Prof. Francesca Santoro erhält den diesjährigen Early Career Award der Nationalen Akademie der Wissenschaften Leopoldina. Die Materialwissenschaftlerin und Ingenieurin für biomedizinische Technik forscht und lehrt seit 2022 am Jülicher Institut für Bioelectronics und an der Fakultät für Elektrotechnik und Informationstechnik der RWTH Aachen. Mit dem Preis würdigt die Leopoldina sowohl Santoros Forschungsbeiträge auf dem Gebiet der Bioelektronik als auch ihre Arbeiten zur Entwicklung neuer Materialien, die den Heilungsprozess durch Elektrotherapie von Haut und Nervengewebe beschleunigen können. Der von der Commerzbank-Stiftung gestiftete und mit 30.000 Euro dotierte Preis wird im Rahmen der Leopoldina-Jahresversammlung am Freitag, 23. September, in Halle (Saale) verliehen.
Francesca Santoro entwickelt bioelektronische Materialien und erforscht deren Wechselwirkung mit lebenden Zellen.
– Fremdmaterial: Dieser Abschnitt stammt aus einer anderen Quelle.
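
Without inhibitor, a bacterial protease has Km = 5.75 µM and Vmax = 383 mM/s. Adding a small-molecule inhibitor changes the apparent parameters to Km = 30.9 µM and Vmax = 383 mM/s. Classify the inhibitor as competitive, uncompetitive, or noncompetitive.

competitive

Km increases (5.75 → 30.9 µM) while Vmax is unchanged — the hallmark of competitive inhibition.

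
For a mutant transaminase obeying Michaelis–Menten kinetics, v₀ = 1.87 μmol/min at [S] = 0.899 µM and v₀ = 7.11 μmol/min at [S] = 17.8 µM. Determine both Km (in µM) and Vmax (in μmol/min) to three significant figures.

Km = 3.12 µM; Vmax = 8.36 μmol/min

From v = Vmax[S]/(Km+[S]), each point gives Vmax = v(Km+[S])/[S].
Equating: 1.87(Km+0.899)/0.899 = 7.11(Km+17.8)/17.8.
2.080·Km + 1.87 = 0.3994·Km + 7.11, so (2.080 − 0.3994)·Km = 7.11 − 1.87.
Km = 5.240/1.681 = 3.12 µM; then Vmax = 1.87(3.12+0.899)/0.899 = 8.36 μmol/min.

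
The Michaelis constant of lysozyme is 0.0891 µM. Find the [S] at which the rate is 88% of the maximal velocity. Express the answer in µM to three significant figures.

v/Vmax = [S]/(Km+[S]) = 0.88, so [S] = Km·0.88/(1 − 0.88) = 0.0891 × 7.333.
[S] = 0.653 µM.

0.653 µM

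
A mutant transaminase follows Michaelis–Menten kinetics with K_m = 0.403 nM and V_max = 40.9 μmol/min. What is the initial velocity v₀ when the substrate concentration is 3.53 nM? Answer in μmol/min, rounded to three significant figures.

36.7 μmol/min

v = Vmax·[S]/(Km + [S]) = 40.9 × 3.53 / (0.403 + 3.53)
  = 144.4 / 3.933 = 36.7 μmol/min.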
In ihrer Doktorarbeit, die sie am Forschungszentrum Jülich anfertigte, begann sie mit der Untersuchung der elektrischen Aktivität von Herzmuskel- und Nervenzellen, erforschte Techniken zur Herstellung von mikro- und nanoskaligen 3D-Strukturen und wurde 2014 an der RWTH promoviert. Im Herbst 2014 schloss sich die Wissenschaftlerin der Gruppe von Prof. Bianxiao Cui an der Stanford University an, wo sie die Wechselwirkung von Zellen mit nanostrukturierten Materialien untersuchte.
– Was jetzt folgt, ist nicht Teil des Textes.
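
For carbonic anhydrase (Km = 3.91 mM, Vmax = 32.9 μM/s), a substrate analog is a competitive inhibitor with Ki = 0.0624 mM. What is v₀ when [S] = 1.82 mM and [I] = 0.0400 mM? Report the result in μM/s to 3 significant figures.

With α = 1 + [I]/Ki = 1 + 0.0400/0.0624 = 1.641, the competitive rate law is v = Vmax[S] / (αKm + [S]).
v = 32.9×1.82 / (1.641×3.91 + 1.82) = 59.88/8.236 = 7.27 μM/s.

7.27 μM/s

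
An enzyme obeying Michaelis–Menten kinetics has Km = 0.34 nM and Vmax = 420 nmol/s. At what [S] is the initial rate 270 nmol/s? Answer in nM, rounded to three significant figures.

0.612 nM

The required fractional saturation is v/Vmax = 270/420 = 0.6429.
Then [S]/(Km+[S]) = 0.6429 ⇒ [S] = 0.34 × 0.6429/(1 − 0.6429) = 0.612 nM.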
Im Jahr 2017 kehrte sie nach Neapel zurück und übernahm am dortigen Istituto Italiano di Tecnologia die Leitung einer Nachwuchsgruppe. Aufbauend auf Arbeiten aus ihrer Zeit in Stanford entwickelte sie ein Material, das in der Lage ist, verletzte Hautzellen elektrisch zu stimulieren, um die Heilung von beschädigtem Gewebe zu verbessern. Die ultradünnen und hautverträglichen elektronischen Materialien haben photovoltaische Eigenschaften, das heißt, sie fangen Sonnenenergie ein und benötigen keine Batterie. Diese Wundauflagen oder Pflaster können wochenlang auf der Haut verbleiben. Die dreidimensionale Nanostruktur verbessert die Wechselwirkung zwischen Elektroden und Zellen, so dass Santoros Konzept auch auf Nervenzellen angewendet werden kann.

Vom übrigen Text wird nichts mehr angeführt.